Welcome to the GitHub repository for the following publication: Mapping the energetic and allosteric landscapes of protein binding domains (Faure AJ, Domingo J & Schmiedel JM et al., 2022)
Here you'll find an R package with all scripts to reproduce the figures and results from the computational analyses described in the paper.
To run the doubledeepms pipeline you will need the following software and associated packages:
The following software is optional:
Open R and enter:
# Install
if(!require(devtools)) install.packages("devtools")
devtools::install_github("lehner-lab/doubledeepms")
# Load
library(doubledeepms)
# Help
?doubledeepms
Fitness scores, thermodynamic models, pre-processed data and required miscellaneous files should be downloaded from here and unzipped in your project directory (see '_basedir' option) i.e. where output files should be written.
There are a number of options available for running the doubledeepms pipeline depending on user requirements.
Default pipeline functionality ('startStage' = 1) uses prefit thermodynamic models and fitness scores from DMS experiments (already processed with MoCHI and DiMSum respectively; see Required Data) to reproduce all figures in the publication.
Pipeline stage 0 ('doubledeepms_fit_thermo_model') fits thermodynamic models to DMS data for the specified domains ('_tmodelprotein'), using all available data or subsets of phenotypes/variants ('_tmodelsubset').

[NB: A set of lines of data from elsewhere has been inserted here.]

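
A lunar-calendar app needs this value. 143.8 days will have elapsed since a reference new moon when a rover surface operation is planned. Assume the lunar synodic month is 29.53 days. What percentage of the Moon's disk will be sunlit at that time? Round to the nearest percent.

16%

143.8/29.53 = 4.870 lunations, so 4 complete cycles and 25.68 d into the next.
Phase angle: θ = 360°·(25.68 d)/(29.53 d) = 313.1°.
Illuminated fraction = (1 − cos 313.1°)/2 = (1 − 0.683)/2 ≈ 0.159, so 16%.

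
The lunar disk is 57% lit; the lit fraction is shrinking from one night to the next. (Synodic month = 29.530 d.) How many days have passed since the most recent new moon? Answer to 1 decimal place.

cos θ = 1 − 2f = -0.140, giving a principal value of 98.0°.
Waning ⇒ past full, so θ = 360° − 98.0° = 262.0°.
That fraction of the synodic month is 262.0/360 × 29.530 d ≈ 21.49 d.

21.5 days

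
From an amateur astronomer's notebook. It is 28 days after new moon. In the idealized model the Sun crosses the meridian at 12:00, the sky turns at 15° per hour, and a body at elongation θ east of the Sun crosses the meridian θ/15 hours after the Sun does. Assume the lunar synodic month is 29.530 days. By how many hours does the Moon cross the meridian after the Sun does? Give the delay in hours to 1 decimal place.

Elongation θ = 360° × 28/29.530 ≈ 341.3°.
Delay after the Sun = 341.3° / (15°/h) ≈ 22.76 h.
So the Moon crosses the meridian 22.76 h after the Sun.

22.8 h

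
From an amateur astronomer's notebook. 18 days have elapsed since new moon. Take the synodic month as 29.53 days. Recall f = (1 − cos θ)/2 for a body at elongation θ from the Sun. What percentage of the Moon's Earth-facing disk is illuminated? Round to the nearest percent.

89%

The Moon has covered 18/29.53 of its cycle, so θ ≈ 360° × 18/29.53 = 219.4°.
With cos θ = (-0.772), the lit fraction is (1 − (-0.772))/2 ≈ 0.886, so 89%.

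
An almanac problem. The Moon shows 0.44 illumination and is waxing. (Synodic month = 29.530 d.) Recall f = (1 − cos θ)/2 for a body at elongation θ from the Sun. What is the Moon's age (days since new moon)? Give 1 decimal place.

6.8 days

Invert f = (1 − cos θ)/2 to get cos θ = 1 − 2(0.44) = 0.120, hence θ₀ = arccos 0.120 = 83.1°.
Waxing ⇒ before full, so θ = 83.1°.
That fraction of the synodic month is 83.1/360 × 29.530 d ≈ 6.82 d.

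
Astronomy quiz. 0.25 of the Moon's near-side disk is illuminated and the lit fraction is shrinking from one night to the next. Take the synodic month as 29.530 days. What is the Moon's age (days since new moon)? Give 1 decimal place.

cos θ = 1 − 2f = 0.500, giving a principal value of 60.0°.
Waning ⇒ past full, so θ = 360° − 60.0° = 300.0°.
Age = 29.530 × 300.0°/360° ≈ 24.61 days.

24.6 days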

Parallel computing using job arrays is reccommended while running monte carlo simluations to determine confidence intervals of model-inferred free energies ('_tmodel_jobnumber'). Note: this stage can be resource intensive (up to 48h with 30GB of RAM for GB1).
Raw read processing is not handled by the doubledeepms pipeline. FastQ files (GSE184042) from paired-end sequencing of replicate deep mutational scanning (DMS) libraries before ('input') and after selection ('output') were processed using DiMSum (Faure and Schmiedel et al., 2020).
DiMSum command-line arguments and Experimental design files required to obtain variant counts from FastQ files are available here.
The top-level function doubledeepms() is the recommended entry point to the pipeline and by default reproduces the figures and results from the computational analyses described in the following publication: Mapping the energetic and allosteric landscapes of protein binding domains (Faure AJ, Domingo J & Schmiedel JM et al., 2022). See Required Data for instructions on how to obtain all required data and miscellaneous files before running the pipeline.
This stage ('doubledeepms_fit_thermo_model') fits thermodynamic models to variant fitness data from (ddPCA) DMS.
This stage ('doubledeepms_thermo_model_results') evaluates thermodynamic model results and performance including comparing to literature in vitro measurements (related to Figure 2).
This stage ('doubledeepms_structure_metrics') annotates single mutant inferred free energies with PDB structure-derived metrics.
This stage ('doubledeepms_fitness_plots') plots fitness distributions and scatterplots (related to Figure 1).
This stage ('doubledeepms_fitness_heatmaps') plots single mutant fitness heatmaps (related to Figure 1).
This stage ('doubledeepms_free_energy_scatterplots') plots single mutant free energy scatterplots (related to Figure 3).
This stage ('doubledeepms_free_energy_heatmaps') plots single mutant free energy heatmaps (related to Figure 3).
This stage ('doubledeepms_protein_stability_plots') produces protein stability plots (related to Figure 4).
This stage ('doubledeepms_interface_mechanisms') produces binding free energy heatmaps for selected GRB2-SH3 residues (related to Figure 5).
This stage ('doubledeepms_allostery_plots') produces allostery plots (related to Figure 5 and Figure 6).
This stage ('doubledeepms_allostery_scatterplots') produces free energy scatterplots of major allosteric sites and mutations (related to Figure 5 and Figure 6).
This stage ('doubledeepms_downsampling_analysis') evaluates thermodynamic model results and performance after downsampling (related to Figure 2).
This stage ('doubledeepms_foldx_comparisons') compares inferred folding free energy changes to those predicted by FoldX.
This stage ('doubledeepms_polyphen2_comparisons') compares inferred folding free energy changes to PolyPhen2 predictions of functional effects.
This stage ('doubledeepms_3did_comparisons') tests the enrichment of allosteric mutations at interaction interfaces as annotated by the database of three-dimensional interacting domains (3did).
This stage ('doubledeepms_eve_comparisons') compares inferred folding free energy changes to EVE predictions of functional effects.